Samedi 26 septembre, le Premier ministre libanais a jeté l’éponge, affirmant qu’il lui était impossible de former un gouvernement. Emmanuel Macron n’a pas caché sa colère, dimanche, déclarant qu’il avait “honte” pour les dirigeants du pays. “Il a également parlé de ‘trahison collective’, de corruption des dirigeants libanais, de la terreur que ferait régner, selon lui, le Hezbollah”, précise Jeff Wittenberg, en direct du palais de l’Élysée à Paris, dimanche soir après la déclaration du président.

Deux mois après l’explosion qui a dévasté Beyrouth, les toitures éventrées n’ont pas été réparées.
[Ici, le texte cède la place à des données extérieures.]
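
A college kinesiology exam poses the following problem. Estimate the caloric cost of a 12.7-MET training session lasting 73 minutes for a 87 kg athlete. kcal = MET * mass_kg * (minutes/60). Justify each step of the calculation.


kcal = MET * mass * time_hr
Convert time: 73 min = 1.2167 hr
kcal = 12.7 * 87 * 1.2167
kcal = 1344.295 kcal

1344.295 kcal


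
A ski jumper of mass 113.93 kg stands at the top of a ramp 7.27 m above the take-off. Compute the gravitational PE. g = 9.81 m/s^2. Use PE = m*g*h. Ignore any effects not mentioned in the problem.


PE = m * g * h
PE = 113.93 * 9.81 * 7.27
PE = 1117.6533 * 7.27 = 8125.3395 J

8125.3395 J


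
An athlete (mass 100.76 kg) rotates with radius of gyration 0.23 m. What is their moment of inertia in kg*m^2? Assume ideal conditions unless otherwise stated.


I = m * k^2
I = 100.76 * 0.23^2
I = 100.76 * 0.0529 = 5.3302 kg*m^2

5.3302 kg*m^2


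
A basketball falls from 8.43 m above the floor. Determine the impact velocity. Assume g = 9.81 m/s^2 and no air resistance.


v = sqrt(2 * g * h)
v = sqrt(2 * 9.81 * 8.43)
v = sqrt(165.3966) = 12.8607 m/s

12.8607 m/s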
Certaines rues n’ont même pas encore été déblayées. L’appartement de Nabil Nahed a été ravagé et sa vie a basculé. “J’ai perdu deux voitures, ma maison, mon travail, il ne reste rien”, confie-t-il. Au chômage, il n’a pas les moyens ni de réparer, ni de remeubler son appartement. Depuis la catastrophe, Nabil Nahed attend une aide qui ne vient pas. Il faudrait au Liban près d’1,7 milliards d’euros pour reconstruire en urgence, mais l’État n’a plus d’argent.

Mercredi, le président libanais appelait l’ONU à l’aide, affirmant que les 250 millions d’euros qui doivent être distribués aux associations ne suffiraient pas à sauver le pays. Mais pour obtenir plus d’aides internationales, le Liban doit se réformer, un objectif loin d’être atteint. Dimanche, Emmanuel Macron donne quatre à six semaines supplémentaires pour trouver une sortie à cette crise politique.